Remember; the elements of @_ are accessed with $_[0], $_[1], $_[2], etc. As said above, the hash key/value pairs may not be in the @_ array in the order sent; that is how Perl operates for now.

With the flatness in the @_ array the function cannot return the scalar, array or hash as they were sent if it does not have pre-knowledge of the scalar, array and hash sent. Even if it had, it would need extra code to determine where the hash key/value pairs are in the @_ array. This particular problem is solved if the arguments are passed by reference.

Passing Arguments by Reference
You can pass a scalar, an array or a hash by reference to a function. When you do this, there is no flattening of the array or hash because the elements of the @_ array become the references passed and not the array or hash elements. In the following code, one reference to a scalar, one reference to an array and one reference to a hash are passed. So the @_ array will have three values, which are the three references and not the elements of the scalar, array and hash. So in the function, $_[0] will hold the reference to the scalar, $_[1] will hold the reference to the array and $_[2] will hold the reference to the hash. These are scalar references that you use like ordinary scalar references. Read and try the following code:

use strict;

my @arr = ("bbb", "ccc", "ddd");
my %ha = (four => "eee", five => "fff", six =>"ggg");

sub mySub
    {
        print ${$_[0]} . "\n\n";

        print ${$_[1]}[0] . "\n";
        print ${$_[1]}[1] . "\n\n";

        print $_[2]->{'four'} . "\n";
        print $_[2]->{'five'} . "\n";
    }

my $scal = "aaa";
mySub(\$scal, \@arr, \%ha);

Note: When you pass arguments ordinarily, a copy of the scalar or array element or hash element goes into the @_ array and are stored in different memory regions; you end up with two memory regions for each value. With that, if you change a value in @_ the original value is not changed. When you pass by reference, a copy does not go into the @_ array; so you end up with one memory region for each (same original) value. With this, if you use a reference in @_ to change a value, you change the original value.

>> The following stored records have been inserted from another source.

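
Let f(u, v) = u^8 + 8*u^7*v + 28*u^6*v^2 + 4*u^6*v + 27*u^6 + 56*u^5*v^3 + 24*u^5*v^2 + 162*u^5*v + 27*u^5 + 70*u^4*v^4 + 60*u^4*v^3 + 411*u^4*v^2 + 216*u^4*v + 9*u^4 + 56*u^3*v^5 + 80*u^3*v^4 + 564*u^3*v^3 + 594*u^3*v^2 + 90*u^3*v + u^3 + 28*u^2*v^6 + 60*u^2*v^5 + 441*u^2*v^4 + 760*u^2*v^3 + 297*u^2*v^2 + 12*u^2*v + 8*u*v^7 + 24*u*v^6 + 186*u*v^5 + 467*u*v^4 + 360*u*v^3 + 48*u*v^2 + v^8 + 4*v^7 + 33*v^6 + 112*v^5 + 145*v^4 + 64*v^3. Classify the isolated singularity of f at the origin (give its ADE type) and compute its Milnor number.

Type E_{6}, Milnor number mu = 6.

The Hessian of f at 0 has rank 0. Corank 2; j^3 = (u + 4*v)^3 is a perfect cube, so E-series; the 4-jet and mu = 6 give E_6.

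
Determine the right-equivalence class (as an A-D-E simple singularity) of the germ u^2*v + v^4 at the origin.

The Hessian of f at 0 has rank 0. Corank 2; j^3 = u^2*v has shape L^2 M (L != M), so D-series; mu = 5 gives D_5.

D_{5}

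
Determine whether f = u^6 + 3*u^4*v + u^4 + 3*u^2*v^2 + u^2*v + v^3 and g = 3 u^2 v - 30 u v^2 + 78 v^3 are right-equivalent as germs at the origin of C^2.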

Function Returning Arguments
When you pass arguments ordinarily, there is flattening into @_. For the hash, you would not know where a particular value is, in the @_ array in order to return it. When you pass arguments by reference, you can use a reference in @_ to return a value.

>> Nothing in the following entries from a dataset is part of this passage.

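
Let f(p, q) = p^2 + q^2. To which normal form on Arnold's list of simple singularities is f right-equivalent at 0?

The Hessian of f at 0 is [[2, 0], [0, 2]] with rank 2, so corank 0. A Groebner basis of the Jacobian ideal J(f) in C{p,q} is {p, q}; counting standard monomials gives mu = 1. Corank 0: nondegenerate Morse point, so A_1.

A1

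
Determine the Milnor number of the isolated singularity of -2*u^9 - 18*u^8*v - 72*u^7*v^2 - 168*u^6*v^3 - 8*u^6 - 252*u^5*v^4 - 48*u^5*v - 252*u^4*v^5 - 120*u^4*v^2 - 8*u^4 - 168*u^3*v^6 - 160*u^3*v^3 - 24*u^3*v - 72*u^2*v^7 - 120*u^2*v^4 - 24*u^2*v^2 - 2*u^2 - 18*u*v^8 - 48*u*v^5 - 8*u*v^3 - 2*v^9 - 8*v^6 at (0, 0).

8

The Hessian of f at 0 is [[-4, 0], [0, 0]] with rank 1, so corank 1. A Groebner basis of the Jacobian ideal J(f) in C{u,v} is {u^2/2 + u*v^3, -3*u^2/2 + u*v/2 + v^4, u^3, u^2*v + u*v^2 + u/6 + v^3/3}; counting standard monomials gives mu = 8. Corank 1: A-series; mu = 8 gives A_8.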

You can also return just the reference (address) that was sent as argument. Assume that you are interested in the reference in $_[2], then the following statement will return the reference:

    return $_[2];

If you want the value, you dereference $_[2] depending on whether it is for a scalar, an array or a hash, as we saw in the previous parts of the series. After dereferencing, you can return the value.

That is it for this part of the series. We stop here and continue in the next part.